Well, I'm hoping if we can get Dragon to release his source, we can convince YWG to re-open his SVN and start updating Wood4TT. One important thing to understand about the GPL is that you don't necessarily have to publically publish the source. What you are required to do is, on request, provide the source to anyone you've provided the binaries to. It doesn't even have to be an electronic copy - you can actually provide it on paper after requesting a reasonable fee for printing and postage. If nobody has contacted Dragon to request the source, he's not actually violating the GPL. Ditto YWG.
On the subject of hex editing, it is theoretically possible to do updates in this manner, but it's an extremely difficult and fraught process. Fundamentally, it involves reverse engineering the code through dissasembly (and ideally decompilation) and then reassembling and integrating the changes, updating any addresses and entry points in the raw machine code. Possible, but not really practical - it would probably be easier to rewrite Wood4TT from scratch.

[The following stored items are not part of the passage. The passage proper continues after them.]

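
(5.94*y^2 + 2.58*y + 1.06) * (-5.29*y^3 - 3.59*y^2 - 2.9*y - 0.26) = -31.4226*y^5 - 34.9728*y^4 - 32.0956*y^3 - 12.8318*y^2 - 3.7448*y - 0.2756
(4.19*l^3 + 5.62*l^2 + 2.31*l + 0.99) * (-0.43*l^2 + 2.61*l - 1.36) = -1.8017*l^5 + 8.5193*l^4 + 7.9765*l^3 - 2.0398*l^2 - 0.557700000000001*l - 1.3464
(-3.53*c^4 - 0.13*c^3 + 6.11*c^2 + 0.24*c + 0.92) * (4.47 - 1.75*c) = 6.1775*c^5 - 15.5516*c^4 - 11.2736*c^3 + 26.8917*c^2 - 0.5372*c + 4.1124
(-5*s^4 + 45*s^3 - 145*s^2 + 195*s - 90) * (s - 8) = -5*s^5 + 85*s^4 - 505*s^3 + 1355*s^2 - 1650*s + 720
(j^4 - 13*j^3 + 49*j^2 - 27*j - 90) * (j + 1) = j^5 - 12*j^4 + 36*j^3 + 22*j^2 - 117*j - 90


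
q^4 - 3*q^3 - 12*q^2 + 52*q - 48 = (q - 3)*(q - 2)^2*(q + 4)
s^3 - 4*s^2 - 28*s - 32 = (s - 8)*(s + 2)^2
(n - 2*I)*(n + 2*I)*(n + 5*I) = n^3 + 5*I*n^2 + 4*n + 20*I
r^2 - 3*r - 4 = (r - 4)*(r + 1)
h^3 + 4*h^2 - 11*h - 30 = (h - 3)*(h + 2)*(h + 5)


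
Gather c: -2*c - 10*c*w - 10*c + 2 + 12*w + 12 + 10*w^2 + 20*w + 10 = c*(-10*w - 12) + 10*w^2 + 32*w + 24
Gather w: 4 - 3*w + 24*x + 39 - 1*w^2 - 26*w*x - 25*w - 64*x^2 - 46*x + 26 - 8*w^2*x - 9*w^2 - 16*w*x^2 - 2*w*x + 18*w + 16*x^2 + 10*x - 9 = w^2*(-8*x - 10) + w*(-16*x^2 - 28*x - 10) - 48*x^2 - 12*x + 60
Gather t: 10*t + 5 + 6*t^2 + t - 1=6*t^2 + 11*t + 4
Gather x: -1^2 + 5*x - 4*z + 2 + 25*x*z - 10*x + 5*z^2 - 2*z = x*(25*z - 5) + 5*z^2 - 6*z + 1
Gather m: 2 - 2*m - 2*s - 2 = -2*m - 2*s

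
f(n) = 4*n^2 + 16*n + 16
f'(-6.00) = -32.00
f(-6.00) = 64.00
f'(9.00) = 88.00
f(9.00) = 484.00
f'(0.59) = 20.72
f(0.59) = 26.83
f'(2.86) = 38.88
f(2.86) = 94.48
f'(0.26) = 18.08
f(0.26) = 20.43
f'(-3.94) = -15.52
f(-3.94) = 15.05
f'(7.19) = 73.52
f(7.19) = 337.82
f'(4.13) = 49.04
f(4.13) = 150.31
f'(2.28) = 34.24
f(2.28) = 73.27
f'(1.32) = 26.56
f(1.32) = 44.09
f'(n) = 8*n + 16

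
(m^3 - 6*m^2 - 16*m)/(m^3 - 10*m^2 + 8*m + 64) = m/(m - 4)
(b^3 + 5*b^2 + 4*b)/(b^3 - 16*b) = (b + 1)/(b - 4)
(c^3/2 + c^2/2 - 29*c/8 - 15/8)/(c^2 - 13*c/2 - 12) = (-4*c^3 - 4*c^2 + 29*c + 15)/(4*(-2*c^2 + 13*c + 24))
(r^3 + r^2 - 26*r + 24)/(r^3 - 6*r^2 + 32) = (r^2 + 5*r - 6)/(r^2 - 2*r - 8)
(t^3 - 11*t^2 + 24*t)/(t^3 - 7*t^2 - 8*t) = (t - 3)/(t + 1)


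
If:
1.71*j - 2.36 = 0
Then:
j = 1.38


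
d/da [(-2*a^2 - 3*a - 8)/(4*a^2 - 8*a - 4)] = (7*a^2 + 20*a - 13)/(4*(a^4 - 4*a^3 + 2*a^2 + 4*a + 1))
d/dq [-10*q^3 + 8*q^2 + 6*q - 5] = -30*q^2 + 16*q + 6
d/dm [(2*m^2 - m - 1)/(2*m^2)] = (m + 2)/(2*m^3)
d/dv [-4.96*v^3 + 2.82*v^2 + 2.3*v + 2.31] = -14.88*v^2 + 5.64*v + 2.3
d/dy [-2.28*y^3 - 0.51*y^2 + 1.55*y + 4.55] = -6.84*y^2 - 1.02*y + 1.55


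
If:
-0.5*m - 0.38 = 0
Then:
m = -0.76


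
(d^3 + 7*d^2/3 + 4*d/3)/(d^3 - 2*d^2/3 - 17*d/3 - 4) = d/(d - 3)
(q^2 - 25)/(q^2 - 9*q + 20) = (q + 5)/(q - 4)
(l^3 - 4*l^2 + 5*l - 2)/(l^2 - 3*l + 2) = l - 1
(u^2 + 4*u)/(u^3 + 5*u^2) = (u + 4)/(u*(u + 5))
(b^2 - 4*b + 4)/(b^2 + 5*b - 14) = (b - 2)/(b + 7)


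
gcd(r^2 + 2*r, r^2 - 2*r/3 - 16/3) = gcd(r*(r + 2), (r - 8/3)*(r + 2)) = r + 2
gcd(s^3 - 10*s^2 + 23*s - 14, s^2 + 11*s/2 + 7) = 1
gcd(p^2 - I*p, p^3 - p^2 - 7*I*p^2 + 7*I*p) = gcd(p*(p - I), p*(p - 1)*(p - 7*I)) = p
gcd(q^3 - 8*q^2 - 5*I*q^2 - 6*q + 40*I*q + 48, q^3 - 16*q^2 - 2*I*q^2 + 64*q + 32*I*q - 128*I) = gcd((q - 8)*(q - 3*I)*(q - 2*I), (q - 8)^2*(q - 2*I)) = q^2 + q*(-8 - 2*I) + 16*I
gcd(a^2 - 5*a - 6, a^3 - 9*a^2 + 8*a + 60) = a - 6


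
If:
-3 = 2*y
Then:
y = -3/2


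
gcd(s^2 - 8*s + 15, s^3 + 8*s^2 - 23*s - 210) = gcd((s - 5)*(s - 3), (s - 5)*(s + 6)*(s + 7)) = s - 5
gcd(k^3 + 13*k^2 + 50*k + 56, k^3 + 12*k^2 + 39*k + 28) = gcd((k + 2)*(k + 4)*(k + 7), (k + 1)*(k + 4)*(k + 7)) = k^2 + 11*k + 28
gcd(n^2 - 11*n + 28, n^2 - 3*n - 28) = n - 7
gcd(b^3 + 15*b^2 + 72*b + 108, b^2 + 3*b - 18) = b + 6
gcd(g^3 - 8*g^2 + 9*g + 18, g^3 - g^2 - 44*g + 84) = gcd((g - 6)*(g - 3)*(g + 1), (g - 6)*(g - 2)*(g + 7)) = g - 6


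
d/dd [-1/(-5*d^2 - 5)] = -2*d/(5*(d^2 + 1)^2)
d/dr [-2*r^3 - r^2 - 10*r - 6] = -6*r^2 - 2*r - 10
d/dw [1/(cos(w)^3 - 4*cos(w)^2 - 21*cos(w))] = (3*sin(w) - 21*sin(w)/cos(w)^2 - 8*tan(w))/(sin(w)^2 + 4*cos(w) + 20)^2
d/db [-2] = 0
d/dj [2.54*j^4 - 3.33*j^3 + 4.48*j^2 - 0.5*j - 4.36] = 10.16*j^3 - 9.99*j^2 + 8.96*j - 0.5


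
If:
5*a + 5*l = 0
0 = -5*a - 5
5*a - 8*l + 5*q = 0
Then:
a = -1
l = 1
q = 13/5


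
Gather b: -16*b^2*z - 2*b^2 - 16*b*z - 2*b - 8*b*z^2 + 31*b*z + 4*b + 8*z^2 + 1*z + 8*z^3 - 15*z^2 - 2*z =b^2*(-16*z - 2) + b*(-8*z^2 + 15*z + 2) + 8*z^3 - 7*z^2 - z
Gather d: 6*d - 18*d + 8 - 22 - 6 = -12*d - 20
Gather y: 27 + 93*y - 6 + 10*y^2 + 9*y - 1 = 10*y^2 + 102*y + 20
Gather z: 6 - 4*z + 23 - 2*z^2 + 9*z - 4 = -2*z^2 + 5*z + 25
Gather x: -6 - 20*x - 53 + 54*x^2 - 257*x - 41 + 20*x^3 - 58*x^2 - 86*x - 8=20*x^3 - 4*x^2 - 363*x - 108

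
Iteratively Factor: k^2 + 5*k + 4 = (k + 4)*(k + 1)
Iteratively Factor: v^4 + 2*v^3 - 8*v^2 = (v)*(v^3 + 2*v^2 - 8*v) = v^2*(v^2 + 2*v - 8) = v^2*(v + 4)*(v - 2)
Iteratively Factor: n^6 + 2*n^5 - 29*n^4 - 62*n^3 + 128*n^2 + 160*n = (n - 2)*(n^5 + 4*n^4 - 21*n^3 - 104*n^2 - 80*n) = (n - 2)*(n + 4)*(n^4 - 21*n^2 - 20*n) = (n - 2)*(n + 4)^2*(n^3 - 4*n^2 - 5*n) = (n - 2)*(n + 1)*(n + 4)^2*(n^2 - 5*n) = n*(n - 2)*(n + 1)*(n + 4)^2*(n - 5)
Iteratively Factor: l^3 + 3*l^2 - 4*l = (l + 4)*(l^2 - l) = (l - 1)*(l + 4)*(l)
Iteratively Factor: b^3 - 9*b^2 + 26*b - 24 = (b - 2)*(b^2 - 7*b + 12) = (b - 3)*(b - 2)*(b - 4)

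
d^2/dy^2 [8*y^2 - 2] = 16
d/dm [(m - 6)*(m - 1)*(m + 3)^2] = 4*m^3 - 3*m^2 - 54*m - 27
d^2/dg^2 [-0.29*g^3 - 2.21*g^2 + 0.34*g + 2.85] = -1.74*g - 4.42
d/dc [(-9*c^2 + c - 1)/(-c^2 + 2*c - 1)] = (-17*c - 1)/(c^3 - 3*c^2 + 3*c - 1)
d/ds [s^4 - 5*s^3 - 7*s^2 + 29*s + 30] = 4*s^3 - 15*s^2 - 14*s + 29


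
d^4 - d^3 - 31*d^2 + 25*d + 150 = (d - 5)*(d - 3)*(d + 2)*(d + 5)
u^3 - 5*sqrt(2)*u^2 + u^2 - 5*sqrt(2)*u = u*(u + 1)*(u - 5*sqrt(2))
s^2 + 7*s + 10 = (s + 2)*(s + 5)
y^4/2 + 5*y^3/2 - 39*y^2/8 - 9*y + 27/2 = (y/2 + 1)*(y - 3/2)^2*(y + 6)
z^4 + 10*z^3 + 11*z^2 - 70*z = z*(z - 2)*(z + 5)*(z + 7)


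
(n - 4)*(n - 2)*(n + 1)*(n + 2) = n^4 - 3*n^3 - 8*n^2 + 12*n + 16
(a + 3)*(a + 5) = a^2 + 8*a + 15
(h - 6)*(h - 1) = h^2 - 7*h + 6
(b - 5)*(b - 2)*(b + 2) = b^3 - 5*b^2 - 4*b + 20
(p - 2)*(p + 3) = p^2 + p - 6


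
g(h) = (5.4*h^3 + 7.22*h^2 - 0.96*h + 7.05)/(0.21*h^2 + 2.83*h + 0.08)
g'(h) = (-0.42*h - 2.83)*(5.4*h^3 + 7.22*h^2 - 0.96*h + 7.05)/(0.21*h^2 + 2.83*h + 0.08)^2 + (16.2*h^2 + 14.44*h - 0.96)/(0.21*h^2 + 2.83*h + 0.08)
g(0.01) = 65.00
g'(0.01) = -1708.29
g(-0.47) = -7.09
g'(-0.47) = -12.05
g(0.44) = 6.21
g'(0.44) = -7.47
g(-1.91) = 0.53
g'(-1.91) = -6.47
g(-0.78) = -4.82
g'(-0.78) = -4.84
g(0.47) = 6.01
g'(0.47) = -6.04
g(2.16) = 12.98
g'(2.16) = 7.99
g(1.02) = 6.06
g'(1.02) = 3.41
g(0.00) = 88.12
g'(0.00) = -3129.42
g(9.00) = 106.20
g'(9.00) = 17.37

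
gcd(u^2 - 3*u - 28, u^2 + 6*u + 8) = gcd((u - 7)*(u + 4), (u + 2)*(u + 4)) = u + 4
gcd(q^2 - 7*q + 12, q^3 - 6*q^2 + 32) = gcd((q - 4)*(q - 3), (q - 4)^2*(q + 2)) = q - 4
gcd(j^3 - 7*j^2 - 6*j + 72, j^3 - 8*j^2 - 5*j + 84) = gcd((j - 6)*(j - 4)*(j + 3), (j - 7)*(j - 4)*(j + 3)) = j^2 - j - 12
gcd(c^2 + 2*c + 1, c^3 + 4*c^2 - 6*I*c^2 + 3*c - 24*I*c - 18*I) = c + 1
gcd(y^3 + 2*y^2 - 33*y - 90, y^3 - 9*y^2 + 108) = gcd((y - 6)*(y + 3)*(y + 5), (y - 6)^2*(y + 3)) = y^2 - 3*y - 18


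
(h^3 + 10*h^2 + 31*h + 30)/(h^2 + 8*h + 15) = h + 2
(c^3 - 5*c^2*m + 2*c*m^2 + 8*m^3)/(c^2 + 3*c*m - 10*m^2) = (c^2 - 3*c*m - 4*m^2)/(c + 5*m)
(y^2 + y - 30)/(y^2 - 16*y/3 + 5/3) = 3*(y + 6)/(3*y - 1)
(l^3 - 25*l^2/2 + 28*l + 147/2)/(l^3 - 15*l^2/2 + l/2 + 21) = (l - 7)/(l - 2)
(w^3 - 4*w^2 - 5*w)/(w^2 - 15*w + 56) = w*(w^2 - 4*w - 5)/(w^2 - 15*w + 56)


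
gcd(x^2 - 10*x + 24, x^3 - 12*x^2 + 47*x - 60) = x - 4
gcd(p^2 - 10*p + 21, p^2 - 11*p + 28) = p - 7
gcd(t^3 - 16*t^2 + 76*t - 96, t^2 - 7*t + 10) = t - 2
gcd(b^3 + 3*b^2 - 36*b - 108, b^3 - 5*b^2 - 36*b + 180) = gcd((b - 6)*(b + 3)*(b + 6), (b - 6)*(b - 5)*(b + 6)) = b^2 - 36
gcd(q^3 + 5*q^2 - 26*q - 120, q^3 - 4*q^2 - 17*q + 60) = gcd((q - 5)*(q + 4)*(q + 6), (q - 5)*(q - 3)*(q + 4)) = q^2 - q - 20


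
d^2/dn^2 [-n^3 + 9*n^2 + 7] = 18 - 6*n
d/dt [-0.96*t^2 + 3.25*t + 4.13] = 3.25 - 1.92*t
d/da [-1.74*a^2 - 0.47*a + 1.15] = -3.48*a - 0.47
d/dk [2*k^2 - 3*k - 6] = 4*k - 3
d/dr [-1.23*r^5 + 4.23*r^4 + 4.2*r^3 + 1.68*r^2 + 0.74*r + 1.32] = -6.15*r^4 + 16.92*r^3 + 12.6*r^2 + 3.36*r + 0.74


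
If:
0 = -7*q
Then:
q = 0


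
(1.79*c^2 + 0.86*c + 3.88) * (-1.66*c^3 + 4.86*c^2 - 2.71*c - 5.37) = -2.9714*c^5 + 7.2718*c^4 - 7.1121*c^3 + 6.9139*c^2 - 15.133*c - 20.8356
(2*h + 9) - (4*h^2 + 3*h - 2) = -4*h^2 - h + 11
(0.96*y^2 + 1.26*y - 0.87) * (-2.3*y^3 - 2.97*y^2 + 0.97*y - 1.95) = -2.208*y^5 - 5.7492*y^4 - 0.81*y^3 + 1.9341*y^2 - 3.3009*y + 1.6965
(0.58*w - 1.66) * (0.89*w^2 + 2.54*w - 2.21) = 0.5162*w^3 - 0.0042000000000002*w^2 - 5.4982*w + 3.6686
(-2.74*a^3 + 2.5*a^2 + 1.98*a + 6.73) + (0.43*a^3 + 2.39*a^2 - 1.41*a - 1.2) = -2.31*a^3 + 4.89*a^2 + 0.57*a + 5.53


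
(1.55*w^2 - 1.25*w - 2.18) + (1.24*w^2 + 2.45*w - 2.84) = 2.79*w^2 + 1.2*w - 5.02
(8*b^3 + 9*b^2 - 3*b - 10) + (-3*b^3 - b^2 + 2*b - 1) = 5*b^3 + 8*b^2 - b - 11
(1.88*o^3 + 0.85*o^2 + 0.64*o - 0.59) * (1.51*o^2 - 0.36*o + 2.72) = 2.8388*o^5 + 0.6067*o^4 + 5.774*o^3 + 1.1907*o^2 + 1.9532*o - 1.6048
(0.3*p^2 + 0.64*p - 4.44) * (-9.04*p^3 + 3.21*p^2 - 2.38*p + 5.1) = -2.712*p^5 - 4.8226*p^4 + 41.478*p^3 - 14.2456*p^2 + 13.8312*p - 22.644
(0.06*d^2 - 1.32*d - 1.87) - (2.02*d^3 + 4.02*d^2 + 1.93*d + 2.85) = -2.02*d^3 - 3.96*d^2 - 3.25*d - 4.72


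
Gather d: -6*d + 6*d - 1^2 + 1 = 0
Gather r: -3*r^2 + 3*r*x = -3*r^2 + 3*r*x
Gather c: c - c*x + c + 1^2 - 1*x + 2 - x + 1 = c*(2 - x) - 2*x + 4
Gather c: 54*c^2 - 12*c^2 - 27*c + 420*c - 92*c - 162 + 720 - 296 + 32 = 42*c^2 + 301*c + 294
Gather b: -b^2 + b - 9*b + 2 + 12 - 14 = -b^2 - 8*b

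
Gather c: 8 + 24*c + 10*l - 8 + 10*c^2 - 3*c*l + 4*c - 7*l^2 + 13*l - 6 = 10*c^2 + c*(28 - 3*l) - 7*l^2 + 23*l - 6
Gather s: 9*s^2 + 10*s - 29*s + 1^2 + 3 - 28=9*s^2 - 19*s - 24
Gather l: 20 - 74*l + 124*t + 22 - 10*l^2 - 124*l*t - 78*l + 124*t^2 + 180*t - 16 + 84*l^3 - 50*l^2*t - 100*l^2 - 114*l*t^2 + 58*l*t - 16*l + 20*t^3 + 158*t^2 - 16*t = 84*l^3 + l^2*(-50*t - 110) + l*(-114*t^2 - 66*t - 168) + 20*t^3 + 282*t^2 + 288*t + 26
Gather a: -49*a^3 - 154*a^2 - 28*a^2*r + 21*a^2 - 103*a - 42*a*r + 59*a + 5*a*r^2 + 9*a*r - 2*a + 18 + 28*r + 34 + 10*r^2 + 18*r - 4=-49*a^3 + a^2*(-28*r - 133) + a*(5*r^2 - 33*r - 46) + 10*r^2 + 46*r + 48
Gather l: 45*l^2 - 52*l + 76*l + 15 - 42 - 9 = 45*l^2 + 24*l - 36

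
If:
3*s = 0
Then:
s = 0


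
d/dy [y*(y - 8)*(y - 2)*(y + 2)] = 4*y^3 - 24*y^2 - 8*y + 32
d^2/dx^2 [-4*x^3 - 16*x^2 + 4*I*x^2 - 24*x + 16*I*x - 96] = -24*x - 32 + 8*I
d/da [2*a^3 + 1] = 6*a^2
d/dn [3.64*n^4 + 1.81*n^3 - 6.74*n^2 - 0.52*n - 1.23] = 14.56*n^3 + 5.43*n^2 - 13.48*n - 0.52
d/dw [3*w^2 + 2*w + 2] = 6*w + 2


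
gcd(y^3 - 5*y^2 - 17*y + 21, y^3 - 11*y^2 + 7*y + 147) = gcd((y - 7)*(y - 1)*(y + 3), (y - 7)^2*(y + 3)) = y^2 - 4*y - 21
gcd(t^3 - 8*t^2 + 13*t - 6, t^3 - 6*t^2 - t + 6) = t^2 - 7*t + 6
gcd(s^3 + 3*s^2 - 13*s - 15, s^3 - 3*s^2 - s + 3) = s^2 - 2*s - 3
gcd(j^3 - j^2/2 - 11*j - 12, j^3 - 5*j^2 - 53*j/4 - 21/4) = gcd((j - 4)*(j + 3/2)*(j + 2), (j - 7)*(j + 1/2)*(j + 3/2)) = j + 3/2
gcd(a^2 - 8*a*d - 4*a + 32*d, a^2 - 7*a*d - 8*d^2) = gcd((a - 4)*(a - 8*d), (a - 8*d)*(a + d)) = a - 8*d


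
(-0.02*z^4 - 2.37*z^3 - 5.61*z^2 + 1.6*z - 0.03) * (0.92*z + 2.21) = -0.0184*z^5 - 2.2246*z^4 - 10.3989*z^3 - 10.9261*z^2 + 3.5084*z - 0.0663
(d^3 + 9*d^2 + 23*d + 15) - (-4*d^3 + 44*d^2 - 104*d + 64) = 5*d^3 - 35*d^2 + 127*d - 49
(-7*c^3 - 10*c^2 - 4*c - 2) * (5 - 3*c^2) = 21*c^5 + 30*c^4 - 23*c^3 - 44*c^2 - 20*c - 10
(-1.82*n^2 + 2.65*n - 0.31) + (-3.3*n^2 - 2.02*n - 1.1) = -5.12*n^2 + 0.63*n - 1.41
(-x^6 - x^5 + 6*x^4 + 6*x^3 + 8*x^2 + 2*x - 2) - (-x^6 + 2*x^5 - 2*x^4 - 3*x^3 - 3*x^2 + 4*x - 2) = -3*x^5 + 8*x^4 + 9*x^3 + 11*x^2 - 2*x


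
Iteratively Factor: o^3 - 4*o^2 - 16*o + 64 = (o - 4)*(o^2 - 16) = (o - 4)^2*(o + 4)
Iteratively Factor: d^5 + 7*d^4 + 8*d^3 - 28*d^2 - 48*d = (d + 3)*(d^4 + 4*d^3 - 4*d^2 - 16*d) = (d - 2)*(d + 3)*(d^3 + 6*d^2 + 8*d) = (d - 2)*(d + 3)*(d + 4)*(d^2 + 2*d) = d*(d - 2)*(d + 3)*(d + 4)*(d + 2)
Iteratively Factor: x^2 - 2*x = (x - 2)*(x)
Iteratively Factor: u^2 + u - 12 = (u - 3)*(u + 4)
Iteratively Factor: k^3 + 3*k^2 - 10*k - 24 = (k + 2)*(k^2 + k - 12) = (k - 3)*(k + 2)*(k + 4)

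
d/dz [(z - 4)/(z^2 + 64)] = (z^2 - 2*z*(z - 4) + 64)/(z^2 + 64)^2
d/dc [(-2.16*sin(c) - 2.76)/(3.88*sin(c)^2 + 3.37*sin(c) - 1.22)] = (8.3808*sin(c)^2 + 21.4176*sin(c) + 11.9364)*cos(c)/(15.0544*sin(c)^4 + 26.1512*sin(c)^3 + 1.8897*sin(c)^2 - 8.2228*sin(c) + 1.4884)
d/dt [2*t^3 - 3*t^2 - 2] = 6*t*(t - 1)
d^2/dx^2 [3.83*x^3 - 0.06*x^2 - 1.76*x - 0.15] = 22.98*x - 0.12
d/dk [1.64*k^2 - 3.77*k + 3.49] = 3.28*k - 3.77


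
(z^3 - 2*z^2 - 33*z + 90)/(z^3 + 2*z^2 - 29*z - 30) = (z - 3)/(z + 1)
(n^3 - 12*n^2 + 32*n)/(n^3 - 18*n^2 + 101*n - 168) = n*(n - 4)/(n^2 - 10*n + 21)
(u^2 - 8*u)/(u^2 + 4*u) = (u - 8)/(u + 4)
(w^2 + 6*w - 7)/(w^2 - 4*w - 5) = (-w^2 - 6*w + 7)/(-w^2 + 4*w + 5)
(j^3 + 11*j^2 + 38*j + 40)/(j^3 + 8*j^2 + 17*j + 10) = (j + 4)/(j + 1)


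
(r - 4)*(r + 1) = r^2 - 3*r - 4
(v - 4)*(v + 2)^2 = v^3 - 12*v - 16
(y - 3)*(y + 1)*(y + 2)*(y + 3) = y^4 + 3*y^3 - 7*y^2 - 27*y - 18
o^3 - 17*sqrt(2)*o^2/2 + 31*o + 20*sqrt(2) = (o - 5*sqrt(2))*(o - 4*sqrt(2))*(o + sqrt(2)/2)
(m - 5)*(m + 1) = m^2 - 4*m - 5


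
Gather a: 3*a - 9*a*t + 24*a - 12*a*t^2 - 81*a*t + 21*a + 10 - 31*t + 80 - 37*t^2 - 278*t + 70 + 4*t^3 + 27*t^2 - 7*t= a*(-12*t^2 - 90*t + 48) + 4*t^3 - 10*t^2 - 316*t + 160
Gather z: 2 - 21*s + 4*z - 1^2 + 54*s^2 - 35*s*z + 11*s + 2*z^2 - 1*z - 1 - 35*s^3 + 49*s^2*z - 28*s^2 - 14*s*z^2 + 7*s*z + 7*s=-35*s^3 + 26*s^2 - 3*s + z^2*(2 - 14*s) + z*(49*s^2 - 28*s + 3)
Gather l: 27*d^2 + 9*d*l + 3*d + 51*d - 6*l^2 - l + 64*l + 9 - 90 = 27*d^2 + 54*d - 6*l^2 + l*(9*d + 63) - 81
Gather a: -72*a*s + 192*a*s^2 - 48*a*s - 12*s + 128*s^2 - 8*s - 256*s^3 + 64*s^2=a*(192*s^2 - 120*s) - 256*s^3 + 192*s^2 - 20*s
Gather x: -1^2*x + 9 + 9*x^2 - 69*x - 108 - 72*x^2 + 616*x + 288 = -63*x^2 + 546*x + 189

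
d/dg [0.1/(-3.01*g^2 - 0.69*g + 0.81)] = (0.602*g + 0.069)/(3.01*g^2 + 0.69*g - 0.81)^2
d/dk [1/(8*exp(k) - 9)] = -8*exp(k)/(8*exp(k) - 9)^2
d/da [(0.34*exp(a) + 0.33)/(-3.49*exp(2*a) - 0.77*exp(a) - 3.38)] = (1.1866*exp(2*a) + 2.3034*exp(a) - 0.8951)*exp(a)/(12.1801*exp(4*a) + 5.3746*exp(3*a) + 24.1853*exp(2*a) + 5.2052*exp(a) + 11.4244)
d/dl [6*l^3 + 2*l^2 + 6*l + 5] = 18*l^2 + 4*l + 6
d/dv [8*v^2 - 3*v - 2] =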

To that end, there's a more compelling alternative; disassembling the same version of both Wood4TT and WoodR4, identifying both loader sections, and working out how Wood4TT manages to load on the DSTT by comparing the two, with the released WoodR4 source as a guide. While I've done some work to this end around this neck of the woods, the truth is I'm just not familiar with ARM assembly (or any other RISC architecture for that matter) and I'm having trouble getting my hands on a good ARM decompiler. (a much rarer tool than dissasemblers, that's for sure)
Regardless, it seems the best course of action is to try and get in touch with Dragon. Does anybody who speaks Japanese want to try?